Лакуны и разрывы свойственны любому нарративу и любому тексту. Они являются отправной точкой для будущей работы. Возможно, наиболее темной, не исследованной в нашем тексте темой оказалась тема деревенских мужчин. И хотя нам было важно исследовать женские миры, мужские истории не менее интересны. Некоторые российские и отдельные западные ученые сделали предметом своего исследования культуру деревенских мужчин; тем не менее исследования деревенской мужской культуры все еще редкость (см., напр., [Worobec 2002; Smith 2002; Морозов 2001, 2004, 2007; Kay 2006]).

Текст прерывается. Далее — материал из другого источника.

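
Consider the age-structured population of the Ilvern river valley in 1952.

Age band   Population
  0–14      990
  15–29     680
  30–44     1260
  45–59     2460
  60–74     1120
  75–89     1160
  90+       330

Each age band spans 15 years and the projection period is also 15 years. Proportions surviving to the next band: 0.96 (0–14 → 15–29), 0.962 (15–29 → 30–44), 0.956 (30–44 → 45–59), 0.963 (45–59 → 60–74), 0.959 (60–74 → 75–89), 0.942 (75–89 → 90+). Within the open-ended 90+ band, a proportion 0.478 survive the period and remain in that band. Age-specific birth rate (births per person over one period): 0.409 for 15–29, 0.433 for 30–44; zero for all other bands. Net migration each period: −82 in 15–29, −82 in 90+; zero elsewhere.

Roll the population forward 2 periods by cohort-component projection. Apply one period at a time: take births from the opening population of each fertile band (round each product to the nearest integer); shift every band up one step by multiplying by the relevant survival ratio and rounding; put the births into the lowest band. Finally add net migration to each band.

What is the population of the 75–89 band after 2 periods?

Period 1:
Births: 680 × 0.409 = 278, 1260 × 0.433 = 546 ⇒ total 824
15–29: 990 × 0.96 = 950
30–44: 680 × 0.962 = 654
45–59: 1260 × 0.956 = 1205
60–74: 2460 × 0.963 = 2369
75–89: 1120 × 0.959 = 1074
90+: 1160 × 0.942 + 330 × 0.478 = 1093 + 158 = 1251
Net migration: 15–29 − 82 → 868; 90+ − 82 → 1169
Giving 824 / 868 / 654 / 1205 / 2369 / 1074 / 1169.
Period 2:
Births: 868 × 0.409 = 355, 654 × 0.433 = 283 ⇒ total 638
15–29: 824 × 0.96 = 791
30–44: 868 × 0.962 = 835
45–59: 654 × 0.956 = 625
60–74: 1205 × 0.963 = 1160
75–89: 2369 × 0.959 = 2272
90+: 1074 × 0.942 + 1169 × 0.478 = 1012 + 559 = 1571
Net migration: 15–29 − 82 → 709; 90+ − 82 → 1489
Giving 638 / 709 / 835 / 625 / 1160 / 2272 / 1489.

2272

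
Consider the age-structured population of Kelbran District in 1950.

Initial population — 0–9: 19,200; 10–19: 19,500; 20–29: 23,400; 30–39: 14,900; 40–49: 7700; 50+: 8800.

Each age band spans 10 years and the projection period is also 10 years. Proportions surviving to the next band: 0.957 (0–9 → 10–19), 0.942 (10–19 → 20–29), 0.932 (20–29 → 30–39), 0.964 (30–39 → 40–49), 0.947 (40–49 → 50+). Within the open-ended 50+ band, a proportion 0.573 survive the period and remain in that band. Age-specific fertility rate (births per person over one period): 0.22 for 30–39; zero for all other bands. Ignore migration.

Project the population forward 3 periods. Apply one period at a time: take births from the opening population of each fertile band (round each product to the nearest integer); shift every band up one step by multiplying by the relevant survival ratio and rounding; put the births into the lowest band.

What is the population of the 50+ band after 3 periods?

(Bands numbered youngest = 1 to oldest = 6.)
[period 1]
Births: 14900 * 0.22 = 3278
Band 2: 19200 * 0.957 = 18374
Band 3: 19500 * 0.942 = 18369
Band 4: 23400 * 0.932 = 21809
Band 5: 14900 * 0.964 = 14364
Band 6: 7700 * 0.947 + 8800 * 0.573 = 7292 + 5042 = 12334
Population now: 0–9=3278, 10–19=18374, 20–29=18369, 30–39=21809, 40–49=14364, 50+=12334
[period 2]
Births: 21809 * 0.22 = 4798
Band 2: 3278 * 0.957 = 3137
Band 3: 18374 * 0.942 = 17308
Band 4: 18369 * 0.932 = 17120
Band 5: 21809 * 0.964 = 21024
Band 6: 14364 * 0.947 + 12334 * 0.573 = 13603 + 7067 = 20670
Population now: 0–9=4798, 10–19=3137, 20–29=17308, 30–39=17120, 40–49=21024, 50+=20670
[period 3]
Births: 17120 * 0.22 = 3766
Band 2: 4798 * 0.957 = 4592
Band 3: 3137 * 0.942 = 2955
Band 4: 17308 * 0.932 = 16131
Band 5: 17120 * 0.964 = 16504
Band 6: 21024 * 0.947 + 20670 * 0.573 = 19910 + 11844 = 31754
Population now: 0–9=3766, 10–19=4592, 20–29=2955, 30–39=16131, 40–49=16504, 50+=31754

31754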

Хотя пропуски создают текстуру ткани, все же человек обычно видит тот узор, который проступает в результате переплетения нитей. Теперь мы хотим собрать нити, которые были вплетены в наш нарратив, чтобы сделать узор более различимым. Одной из тем нашего исследования была традиция, которую мы определяем как привычку говорить, делать и думать определенным образом. Рассмотрим традицию и способы ее передачи при помощи концепции сюжетов и сценариев, которые, как мы считаем, конструируют реальность человека и позволяют ему разделять ее с другими.

 

Женщины, мужчины и традиция

Как русские деревенские женщины относятся к традиции? Мы предположили, что сценарий большуха (сам по себе традиционный) предписывает женщине играть для себя и для других роль хранительницы традиции. Именно большуха отвечает за здоровье и благополучие семьи. Императивом, который лежит в основе русской традиционной системы верований, является убеждение в том, что благополучие семьи невозможно без почитания предков и поддержания отношений с миром сил. Бо́льшая часть этих действий ложилась на плечи большух, и именно поэтому они занимались магией и похоронно-поминальными практиками, вкладывая в них много своей творческой энергии. До коллективизации мужчины тоже участвовали в поддержании отношений с миром сил, но эти отношения концентрировались вокруг определенных видов хозяйственной деятельности, физически удаленных от пространства дома. Например, такие мужские практики, как пчеловодство, пастушество, рыбный и охотничий промыслы, кузнечное и гончарное дело, плотницкое и мельничное дело, а также строительство, обычно требовали взаимодействия с миром сил [Холодная 2005: 377]. В результате коллективизации эти занятия отчасти ушли на периферию хозяйственной деятельности крестьянской семьи и оказались обобществленными, как и сельское хозяйство в целом. В постсоветское время в связи с высоким уровнем безработицы среди деревенских мужчин эти занятия вновь стали актуальными. В то же время мы наблюдаем их феминизацию: женщины занимаются пчеловодством и пастушеством, старух считают авторитетными в промысловой магии, то есть они знают заговоры, которые обеспечивают помощь мира сил.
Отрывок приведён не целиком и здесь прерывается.